Worst weather: A steady rain made conditions sloppy in Denver. Wide receivers fell trying to make cuts. Slippery balls were off-target on several throws by the quarterbacks. A chance of snow was in the forecast, too, but it never materialized.
Worst injury: Broncos cornerback Champ Bailey did not play because of a sore hamstring, and the Redskins took advantage by passing for 322 yards. Bailey played his first five seasons with the Redskins before the club dealt him to the Broncos for running back Clinton Portis before the start of last season.
Best runner: The Redskins were hoping Portis would make the Broncos regret trading him, but he wasn't the best tailback on the field, at least yesterday. Denver's Tatum Bell had his way with the Redskins, gaining 127 yards and scoring two touchdowns on 12 carries.
Best distribution: Mark Brunell spread the ball around, completing passes to eight players. Wide receiver Santana Moss and H-back Chris Cooley each had eight receptions.
Worst exchange: The Redskins had an early miscue on a botched handoff between Brunell and Portis. The Broncos recovered at the Redskins 43, and four plays later Bell scored on a 34-yard run.

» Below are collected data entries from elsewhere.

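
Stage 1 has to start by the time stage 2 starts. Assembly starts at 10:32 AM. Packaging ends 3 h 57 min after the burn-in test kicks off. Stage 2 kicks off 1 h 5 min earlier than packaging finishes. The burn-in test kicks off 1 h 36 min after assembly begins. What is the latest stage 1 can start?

The burn-in test starts at 10:32 AM + 96 min = 12:08 PM.
Packaging ends at 12:08 PM + 237 min = 4:05 PM.
Stage 2 starts at 4:05 PM − 65 min = 3:00 PM.
Stage 1 is bounded by stage 2, so the latest it can start is 3:00 PM.

3:00 PM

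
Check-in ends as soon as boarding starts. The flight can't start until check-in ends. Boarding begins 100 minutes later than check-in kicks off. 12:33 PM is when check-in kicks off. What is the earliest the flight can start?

2:13 PM

Boarding starts at 12:33 PM + 100 min = 2:13 PM.
So check-in ends at 2:13 PM.
The flight is bounded by check-in, so the earliest it can start is 2:13 PM.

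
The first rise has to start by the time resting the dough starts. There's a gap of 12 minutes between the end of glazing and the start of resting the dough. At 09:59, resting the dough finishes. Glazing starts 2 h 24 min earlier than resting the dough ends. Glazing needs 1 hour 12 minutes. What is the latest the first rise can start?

08:59

Glazing starts at 09:59 − 144 min = 07:35.
Glazing ends at 07:35 + 72 min = 08:47.
Resting the dough starts at 08:47 + 12 min = 08:59.
The first rise is bounded by resting the dough, so the latest it can start is 08:59.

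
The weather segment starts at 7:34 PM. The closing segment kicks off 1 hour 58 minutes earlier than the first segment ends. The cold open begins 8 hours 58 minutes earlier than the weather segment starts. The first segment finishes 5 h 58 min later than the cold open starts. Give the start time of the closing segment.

2:36 PM

The cold open starts at 7:34 PM − 538 min = 10:36 AM.
The first segment ends at 10:36 AM + 358 min = 4:34 PM.
The closing segment starts at 4:34 PM − 118 min = 2:36 PM.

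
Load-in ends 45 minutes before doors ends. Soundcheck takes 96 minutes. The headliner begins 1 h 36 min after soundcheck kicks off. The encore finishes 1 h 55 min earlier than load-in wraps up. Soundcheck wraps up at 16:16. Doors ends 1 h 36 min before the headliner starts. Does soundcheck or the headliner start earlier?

soundcheck

Soundcheck starts at 16:16 − 96 min = 14:40.
The headliner starts at 14:40 + 96 min = 16:16.
Soundcheck starts at 14:40 and the headliner starts at 16:16, so soundcheck is first.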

Best leg: Place kicker Nick Novak converted a 34-yard field goal in the second quarter and a 36-yarder in the fourth quarter. His 53-yard attempt, which would have been good, was negated when H-back Mike Sellers was penalized for a false start.
Worst throw: With the ball at the Broncos 41-yard line, the Redskins tried a desperation throw two seconds before halftime. But Brunell never gave his wide receivers a chance, flinging the ball well out of the end zone.

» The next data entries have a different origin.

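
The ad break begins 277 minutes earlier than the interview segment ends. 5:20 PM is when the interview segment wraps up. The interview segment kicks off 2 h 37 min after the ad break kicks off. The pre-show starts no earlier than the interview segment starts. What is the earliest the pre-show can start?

The ad break starts at 5:20 PM − 277 min = 12:43 PM.
The interview segment starts at 12:43 PM + 157 min = 3:20 PM.
The pre-show is bounded by the interview segment, so the earliest it can start is 3:20 PM.

3:20 PM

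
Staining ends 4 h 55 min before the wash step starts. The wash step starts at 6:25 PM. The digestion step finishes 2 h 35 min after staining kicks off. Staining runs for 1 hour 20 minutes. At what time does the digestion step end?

2:45 PM

Staining ends at 6:25 PM − 295 min = 1:30 PM.
Staining starts at 1:30 PM − 80 min = 12:10 PM.
The digestion step ends at 12:10 PM + 155 min = 2:45 PM.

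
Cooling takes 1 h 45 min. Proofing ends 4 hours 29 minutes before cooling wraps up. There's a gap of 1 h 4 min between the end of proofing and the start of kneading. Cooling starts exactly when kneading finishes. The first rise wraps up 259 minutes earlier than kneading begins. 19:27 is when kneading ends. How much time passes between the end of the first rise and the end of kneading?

Cooling starts at 19:27.
Cooling ends at 19:27 + 105 min = 21:12.
Proofing ends at 21:12 − 269 min = 16:43.
Kneading starts at 16:43 + 64 min = 17:47.
The first rise ends at 17:47 − 259 min = 13:28.
From 13:28 to 19:27 is 5 h 59 min.

5 h 59 min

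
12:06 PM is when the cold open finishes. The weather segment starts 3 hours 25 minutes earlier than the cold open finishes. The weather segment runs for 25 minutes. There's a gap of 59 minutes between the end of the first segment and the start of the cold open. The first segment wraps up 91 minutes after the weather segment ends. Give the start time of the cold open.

11:36 AM

The weather segment starts at 12:06 PM − 205 min = 8:41 AM.
The weather segment ends at 8:41 AM + 25 min = 9:06 AM.
The first segment ends at 9:06 AM + 91 min = 10:37 AM.
The cold open starts at 10:37 AM + 59 min = 11:36 AM.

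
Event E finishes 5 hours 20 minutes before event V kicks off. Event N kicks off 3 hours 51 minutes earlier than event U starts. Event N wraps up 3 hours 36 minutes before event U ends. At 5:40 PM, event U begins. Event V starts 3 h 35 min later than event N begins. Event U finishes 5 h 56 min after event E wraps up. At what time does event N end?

2:24 PM

Event N starts at 5:40 PM − 231 min = 1:49 PM.
Event V starts at 1:49 PM + 215 min = 5:24 PM.
Event E ends at 5:24 PM − 320 min = 12:04 PM.
Event U ends at 12:04 PM + 356 min = 6:00 PM.
Event N ends at 6:00 PM − 216 min = 2:24 PM.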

Best official: Umpire Garth DeFelice, who works as a distribution director for a beverage company during the week, took a wicked shot in the second half and lay motionless as other officials and players tended to him. DeFelice was able to make it to the sideline, then later came back into the game.

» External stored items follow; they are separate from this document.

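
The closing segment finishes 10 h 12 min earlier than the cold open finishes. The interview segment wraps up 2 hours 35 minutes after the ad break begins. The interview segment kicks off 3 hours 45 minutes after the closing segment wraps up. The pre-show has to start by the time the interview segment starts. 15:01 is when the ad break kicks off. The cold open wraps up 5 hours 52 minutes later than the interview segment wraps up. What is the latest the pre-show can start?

17:01

The interview segment ends at 15:01 + 155 min = 17:36.
The cold open ends at 17:36 + 352 min = 23:28.
The closing segment ends at 23:28 − 612 min = 13:16.
The interview segment starts at 13:16 + 225 min = 17:01.
The pre-show is bounded by the interview segment, so the latest it can start is 17:01.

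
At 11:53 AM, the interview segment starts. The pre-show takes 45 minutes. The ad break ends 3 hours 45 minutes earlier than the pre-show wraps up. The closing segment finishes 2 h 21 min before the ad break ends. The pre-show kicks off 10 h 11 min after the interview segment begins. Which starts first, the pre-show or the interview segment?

The pre-show starts at 11:53 AM + 611 min = 10:04 PM.
The pre-show starts at 10:04 PM and the interview segment starts at 11:53 AM, so the interview segment is first.

the interview segment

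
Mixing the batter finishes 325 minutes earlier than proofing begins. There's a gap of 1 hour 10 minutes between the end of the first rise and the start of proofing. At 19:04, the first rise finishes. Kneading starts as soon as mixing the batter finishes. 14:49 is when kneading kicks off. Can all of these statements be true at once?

Yes

Proofing starts at 19:04 + 70 min = 20:14.
Mixing the batter ends at 20:14 − 325 min = 14:49.
So kneading starts at 14:49.
That matches the stated 14:49, so the schedule is consistent.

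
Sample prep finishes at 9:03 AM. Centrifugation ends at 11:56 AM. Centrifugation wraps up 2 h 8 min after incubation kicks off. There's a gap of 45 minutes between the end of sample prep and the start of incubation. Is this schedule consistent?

Incubation starts at 9:03 AM + 45 min = 9:48 AM.
Centrifugation ends at 9:48 AM + 128 min = 11:56 AM.
That matches the stated 11:56 AM, so the schedule is consistent.

Yes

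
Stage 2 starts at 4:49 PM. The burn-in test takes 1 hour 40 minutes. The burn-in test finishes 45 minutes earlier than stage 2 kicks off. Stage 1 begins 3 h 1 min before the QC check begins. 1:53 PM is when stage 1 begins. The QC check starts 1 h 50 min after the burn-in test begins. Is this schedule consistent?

The burn-in test ends at 4:49 PM − 45 min = 4:04 PM.
The burn-in test starts at 4:04 PM − 100 min = 2:24 PM.
The QC check starts at 2:24 PM + 110 min = 4:14 PM.
Stage 1 starts at 4:14 PM − 181 min = 1:13 PM.
But stage 1 is also said to start at 1:53 PM — a 40-minute conflict.

No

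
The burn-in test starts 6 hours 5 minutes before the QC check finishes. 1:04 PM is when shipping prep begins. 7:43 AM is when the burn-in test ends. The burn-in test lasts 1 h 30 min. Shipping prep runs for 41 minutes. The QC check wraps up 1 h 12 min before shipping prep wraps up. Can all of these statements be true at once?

No

Shipping prep ends at 1:04 PM + 41 min = 1:45 PM.
The QC check ends at 1:45 PM − 72 min = 12:33 PM.
The burn-in test starts at 12:33 PM − 365 min = 6:28 AM.
The burn-in test ends at 6:28 AM + 90 min = 7:58 AM.
But the burn-in test is also said to end at 7:43 AM — a 15-minute conflict.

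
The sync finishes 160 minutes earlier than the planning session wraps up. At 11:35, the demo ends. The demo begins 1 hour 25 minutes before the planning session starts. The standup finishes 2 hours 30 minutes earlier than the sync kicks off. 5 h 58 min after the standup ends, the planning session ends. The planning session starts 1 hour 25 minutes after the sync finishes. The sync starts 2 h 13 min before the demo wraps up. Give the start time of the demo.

10:10

The sync starts at 11:35 − 133 min = 09:22.
The standup ends at 09:22 − 150 min = 06:52.
The planning session ends at 06:52 + 358 min = 12:50.
The sync ends at 12:50 − 160 min = 10:10.
The planning session starts at 10:10 + 85 min = 11:35.
The demo starts at 11:35 − 85 min = 10:10.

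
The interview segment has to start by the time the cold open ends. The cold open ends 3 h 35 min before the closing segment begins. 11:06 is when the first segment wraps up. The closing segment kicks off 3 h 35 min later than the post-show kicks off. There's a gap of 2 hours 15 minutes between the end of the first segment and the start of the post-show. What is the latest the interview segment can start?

The post-show starts at 11:06 + 135 min = 13:21.
The closing segment starts at 13:21 + 215 min = 16:56.
The cold open ends at 16:56 − 215 min = 13:21.
The interview segment is bounded by the cold open, so the latest it can start is 13:21.

13:21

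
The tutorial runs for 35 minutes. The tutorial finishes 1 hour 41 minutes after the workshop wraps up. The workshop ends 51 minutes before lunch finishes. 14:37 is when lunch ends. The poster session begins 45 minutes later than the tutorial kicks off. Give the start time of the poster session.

The workshop ends at 14:37 − 51 min = 13:46.
The tutorial ends at 13:46 + 101 min = 15:27.
The tutorial starts at 15:27 − 35 min = 14:52.
The poster session starts at 14:52 + 45 min = 15:37.

15:37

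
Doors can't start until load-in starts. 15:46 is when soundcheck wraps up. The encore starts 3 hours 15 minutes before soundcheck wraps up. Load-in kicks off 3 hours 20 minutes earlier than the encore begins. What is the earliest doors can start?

The encore starts at 15:46 − 195 min = 12:31.
Load-in starts at 12:31 − 200 min = 09:11.
Doors is bounded by load-in, so the earliest it can start is 09:11.

09:11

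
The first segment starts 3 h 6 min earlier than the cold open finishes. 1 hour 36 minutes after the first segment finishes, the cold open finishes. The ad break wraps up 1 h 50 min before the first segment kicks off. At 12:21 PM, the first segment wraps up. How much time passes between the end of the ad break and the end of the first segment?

3 hours 20 minutes

The cold open ends at 12:21 PM + 96 min = 1:57 PM.
The first segment starts at 1:57 PM − 186 min = 10:51 AM.
The ad break ends at 10:51 AM − 110 min = 9:01 AM.
From 9:01 AM to 12:21 PM is 3 hours 20 minutes.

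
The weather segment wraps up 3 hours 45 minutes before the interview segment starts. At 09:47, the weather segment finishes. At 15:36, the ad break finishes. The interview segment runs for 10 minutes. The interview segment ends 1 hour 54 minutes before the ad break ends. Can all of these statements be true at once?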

Worst run defense: The Redskins and Broncos both entered the game stingy against the run. Denver was allowing 79 yards per game, Washington 83.3. But neither defense was up to the task yesterday, as the Redskins ran for 125 yards and the Broncos 165.
Best anticipation: The Redskins had just scored a touchdown and were going for a two-point conversion to tie. Brunell executed a play-action fake, then rolled left. Wide receiver David Patten was open in the back of the end zone, and Brunell threw his way. But linebacker Ian Gold stuck out his arm, tipping the ball to force an incompletion and preserving Denver's fourth straight win.